With discussions from leading architectural, engineering, and material manufacturing firms in Europe, North America and the South Pacific, Solid Wood disrupts preconceived notions and serves as an indispensable guide to twenty-first century wood architecture and its environmental and cultural benefits.
Michael Green, Architect
Michael Green, a TED (Technology, Entertainment, Design) Talent Search winner teaches and mentors at the University of British Columbia’s School of Architecture and Landscape Architecture (SALA).
Green is calling for rapid systemic change in the way we build. To end the global housing and climate crises, he says we need to get past innovation-stifling regulations and well-meaning but misguided ideas popularized by mainstream media. His proposal: Forget steel, straw, concrete, shipping containers, and rammed earth. Use wood to erect urban skyscrapers. Why are buildings made of wood only a few stories high when trees found in nature are remarkable for their height?
Green says: To build a 20-story building out of cement and concrete, 1,200 tons of carbon dioxide gets released; to construct the same building from wood, 3,100 tons are saved, a difference of about 900 cars taken off the road in a year. As Green notes, 3% of world’s energy goes into the making of steel and 5% goes into the making of concrete. check domain . While most people think of transportation as the main villain when it comes to CO2 emissions, building is actually the true top offender — accounting for 47% of CO2 emissions. Green builds with wood because not only is it unique and beautiful — it reduces CO2 emissions.
Michael Green has shared his deep love of wood — which he first discovered from his grandfather, a woodworker who taught him to “honor a tree’s life by making it as beautiful as you possibly can.” Now, Green designs buildings made of wood and he notices that people have an unusual relationship to wooden walls, columns and ceilings. “They hug it. They touch it,” he says. “Just like snowflakes, no two pieces of wood can be the same anywhere on earth.”

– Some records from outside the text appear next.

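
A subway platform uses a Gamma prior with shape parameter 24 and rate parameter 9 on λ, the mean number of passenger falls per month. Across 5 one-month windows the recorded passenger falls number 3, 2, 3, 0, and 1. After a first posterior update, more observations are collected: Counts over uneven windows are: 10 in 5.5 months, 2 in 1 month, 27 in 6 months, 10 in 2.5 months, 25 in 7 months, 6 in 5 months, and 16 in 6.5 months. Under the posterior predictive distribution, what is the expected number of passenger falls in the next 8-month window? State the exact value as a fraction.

Total count: 3 + 2 + 3 + 0 + 1 = 9.
Total exposure: 5 months.
After the first batch: Gamma(24 + 9, 9 + 5) = Gamma(33, 14).
Total count: 10 + 2 + 27 + 10 + 25 + 6 + 16 = 96.
Total exposure: 5.5 + 1 + 6 + 2.5 + 7 + 5 + 6.5 = 33.5 months.
After the second batch: Gamma(33 + 96, 14 + 33.5) = Gamma(129, 95/2).
Predictive mean over an 8-month window = T·E[λ|data] = 8·129/(95/2) = 2064/95.

2064/95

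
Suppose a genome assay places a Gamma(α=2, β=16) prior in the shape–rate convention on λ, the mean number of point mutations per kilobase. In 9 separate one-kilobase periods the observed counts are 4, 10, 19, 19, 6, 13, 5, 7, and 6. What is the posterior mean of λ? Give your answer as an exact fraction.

Total count: 4 + 10 + 19 + 19 + 6 + 13 + 5 + 7 + 6 = 89.
Total exposure: 9 kilobases.
Posterior: α' = 2 + 89 = 91, β' = 16 + 9 = 25.
Posterior mean = α'/β' = 91/25.

91/25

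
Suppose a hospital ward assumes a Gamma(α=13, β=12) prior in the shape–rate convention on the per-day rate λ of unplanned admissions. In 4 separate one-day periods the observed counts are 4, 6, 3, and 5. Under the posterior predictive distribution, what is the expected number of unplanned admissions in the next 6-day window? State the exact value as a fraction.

Total count: 4 + 6 + 3 + 5 = 18.
Total exposure: 4 days.
By Gamma–Poisson conjugacy, the posterior is Gamma(α + Σx, β + Σt) = Gamma(13 + 18, 12 + 4) = Gamma(31, 16).
Predictive mean over a 6-day window = T·E[λ|data] = 6·31/16 = 93/8.

93/8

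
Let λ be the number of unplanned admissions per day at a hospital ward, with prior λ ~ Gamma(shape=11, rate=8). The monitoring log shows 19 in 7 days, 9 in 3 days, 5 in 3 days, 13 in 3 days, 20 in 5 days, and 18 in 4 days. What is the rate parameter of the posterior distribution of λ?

33

Total count: 19 + 9 + 5 + 13 + 20 + 18 = 84.
Total exposure: 7 + 3 + 3 + 3 + 5 + 4 = 25 days.
By Gamma–Poisson conjugacy, the posterior is Gamma(α + Σx, β + Σt) = Gamma(11 + 84, 8 + 25) = Gamma(95, 33).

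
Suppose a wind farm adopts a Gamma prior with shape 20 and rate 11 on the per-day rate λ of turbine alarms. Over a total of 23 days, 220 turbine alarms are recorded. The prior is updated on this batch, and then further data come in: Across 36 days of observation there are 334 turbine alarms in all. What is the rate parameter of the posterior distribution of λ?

Total count 220 over total exposure 23 days.
After the first batch: Gamma(20 + 220, 11 + 23) = Gamma(240, 34).
Total count 334 over total exposure 36 days.
After the second batch: Gamma(240 + 334, 34 + 36) = Gamma(574, 70).

70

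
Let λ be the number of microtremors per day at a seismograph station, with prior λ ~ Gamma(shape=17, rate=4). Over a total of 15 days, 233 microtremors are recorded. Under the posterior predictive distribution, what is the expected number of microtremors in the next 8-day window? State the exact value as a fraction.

Total count 233 over total exposure 15 days.
Posterior: α' = 17 + 233 = 250, β' = 4 + 15 = 19.
Predictive mean over an 8-day window = T·E[λ|data] = 8·250/19 = 2000/19.

2000/19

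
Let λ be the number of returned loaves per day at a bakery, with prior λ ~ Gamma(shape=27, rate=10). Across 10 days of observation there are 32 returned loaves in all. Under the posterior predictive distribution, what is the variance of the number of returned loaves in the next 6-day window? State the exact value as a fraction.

Total count 32 over total exposure 10 days.
Conjugate update: add total count to the shape and total exposure to the rate, giving Gamma(59, 20).
The posterior predictive for a window of length T is Negative Binomial with variance T·α'·(β'+T)/β'² = 6·59·26/400 = 2301/100.

2301/100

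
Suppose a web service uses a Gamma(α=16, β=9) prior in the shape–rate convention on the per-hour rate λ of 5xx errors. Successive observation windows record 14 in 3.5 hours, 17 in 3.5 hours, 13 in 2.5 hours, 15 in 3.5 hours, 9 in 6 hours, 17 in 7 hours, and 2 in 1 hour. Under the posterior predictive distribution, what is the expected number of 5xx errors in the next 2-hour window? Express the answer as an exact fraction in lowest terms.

103/18

Total count: 14 + 17 + 13 + 15 + 9 + 17 + 2 = 87.
Total exposure: 3.5 + 3.5 + 2.5 + 3.5 + 6 + 7 + 1 = 27 hours.
By Gamma–Poisson conjugacy, the posterior is Gamma(α + Σx, β + Σt) = Gamma(16 + 87, 9 + 27) = Gamma(103, 36).
Predictive mean over a 2-hour window = T·E[λ|data] = 2·103/36 = 103/18.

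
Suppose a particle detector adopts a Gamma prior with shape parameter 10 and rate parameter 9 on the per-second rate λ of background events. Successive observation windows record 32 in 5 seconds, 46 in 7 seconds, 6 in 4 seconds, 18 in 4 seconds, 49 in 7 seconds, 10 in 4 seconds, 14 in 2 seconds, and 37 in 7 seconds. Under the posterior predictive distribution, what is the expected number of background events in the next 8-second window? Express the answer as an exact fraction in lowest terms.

1776/49

Total count: 32 + 46 + 6 + 18 + 49 + 10 + 14 + 37 = 212.
Total exposure: 5 + 7 + 4 + 4 + 7 + 4 + 2 + 7 = 40 seconds.
Gamma(α, β) with Poisson data over total exposure Σt gives posterior Gamma(α+Σx, β+Σt) = Gamma(222, 49).
Predictive mean over an 8-second window = T·E[λ|data] = 8·222/49 = 1776/49.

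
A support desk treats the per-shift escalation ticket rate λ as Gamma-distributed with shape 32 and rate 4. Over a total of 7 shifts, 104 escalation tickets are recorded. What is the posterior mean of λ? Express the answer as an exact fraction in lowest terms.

136/11

Total count 104 over total exposure 7 shifts.
Conjugate update: add total count to the shape and total exposure to the rate, giving Gamma(136, 11).
Posterior mean = α'/β' = 136/11.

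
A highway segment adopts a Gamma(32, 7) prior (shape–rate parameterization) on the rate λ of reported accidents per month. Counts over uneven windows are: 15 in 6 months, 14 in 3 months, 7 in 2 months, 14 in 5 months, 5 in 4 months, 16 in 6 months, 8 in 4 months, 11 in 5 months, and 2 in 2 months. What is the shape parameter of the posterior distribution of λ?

124

Total count: 15 + 14 + 7 + 14 + 5 + 16 + 8 + 11 + 2 = 92.
Total exposure: 6 + 3 + 2 + 5 + 4 + 6 + 4 + 5 + 2 = 37 months.
The Gamma prior is conjugate for the Poisson rate, so λ | data ~ Gamma(32+92, 7+37) = Gamma(124, 44).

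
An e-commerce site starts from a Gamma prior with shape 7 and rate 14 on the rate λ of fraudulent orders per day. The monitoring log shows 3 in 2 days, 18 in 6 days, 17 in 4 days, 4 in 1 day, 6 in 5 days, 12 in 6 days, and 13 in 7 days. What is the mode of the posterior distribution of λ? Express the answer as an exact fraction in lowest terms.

Total count: 3 + 18 + 17 + 4 + 6 + 12 + 13 = 73.
Total exposure: 2 + 6 + 4 + 1 + 5 + 6 + 7 = 31 days.
The Gamma prior is conjugate for the Poisson rate, so λ | data ~ Gamma(7+73, 14+31) = Gamma(80, 45).
Posterior mode = (α'−1)/β' = 79/45.

79/45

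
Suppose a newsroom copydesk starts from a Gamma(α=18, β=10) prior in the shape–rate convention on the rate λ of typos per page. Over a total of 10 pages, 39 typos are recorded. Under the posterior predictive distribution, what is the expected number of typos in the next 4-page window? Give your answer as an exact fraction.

57/5

Total count 39 over total exposure 10 pages.
Conjugate update: add total count to the shape and total exposure to the rate, giving Gamma(57, 20).
Predictive mean over a 4-page window = T·E[λ|data] = 4·57/20 = 57/5.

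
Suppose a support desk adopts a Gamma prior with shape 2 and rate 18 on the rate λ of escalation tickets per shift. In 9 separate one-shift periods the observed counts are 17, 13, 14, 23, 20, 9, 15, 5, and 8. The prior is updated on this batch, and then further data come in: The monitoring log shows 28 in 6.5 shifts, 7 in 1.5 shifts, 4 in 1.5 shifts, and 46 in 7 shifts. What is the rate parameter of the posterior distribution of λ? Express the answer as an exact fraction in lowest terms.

87/2

Total count: 17 + 13 + 14 + 23 + 20 + 9 + 15 + 5 + 8 = 124.
Total exposure: 9 shifts.
After the first batch: Gamma(2 + 124, 18 + 9) = Gamma(126, 27).
Total count: 28 + 7 + 4 + 46 = 85.
Total exposure: 6.5 + 1.5 + 1.5 + 7 = 16.5 shifts.
After the second batch: Gamma(126 + 85, 27 + 16.5) = Gamma(211, 87/2).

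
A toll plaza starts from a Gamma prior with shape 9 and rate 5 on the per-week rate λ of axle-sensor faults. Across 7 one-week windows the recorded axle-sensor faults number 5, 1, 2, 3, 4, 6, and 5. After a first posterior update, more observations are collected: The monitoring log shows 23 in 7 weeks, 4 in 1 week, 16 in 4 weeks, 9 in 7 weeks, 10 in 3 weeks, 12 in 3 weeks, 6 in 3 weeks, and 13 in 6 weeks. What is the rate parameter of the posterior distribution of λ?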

“We have an ethic that the earth grows our food,” says Green. “We should move toward an ethic that the earth should grow our homes.”
As for fires, Green points out that mass timber panels are extremely dense and, thus, don’t catch fire easily — it’s the same principle that makes a log hard to burn. And when a fire does catch, it moves slowly and behaves predictably, allowing for uniform fire safety measures to be put in place.
Green introduces us to sustainable forestry also. He shares that enough wood is grown in North America every 13 minutes for a 20 story building.
A must see video with on building with wood is at: http://www.ted.com/talks/michael_green_why_we_should_build_wooden_skyscrapers
Danish Wood Initiative
Another entertaining video about wood on YouTube is at https://www.youtube.com/watch?v=_fWG7ftl3gI
Enjoy!
Parts of this article are taken from the details listed for Joseph Mayo’s book when purchasing it, and from information on the TED.com website on Michael Green, architect.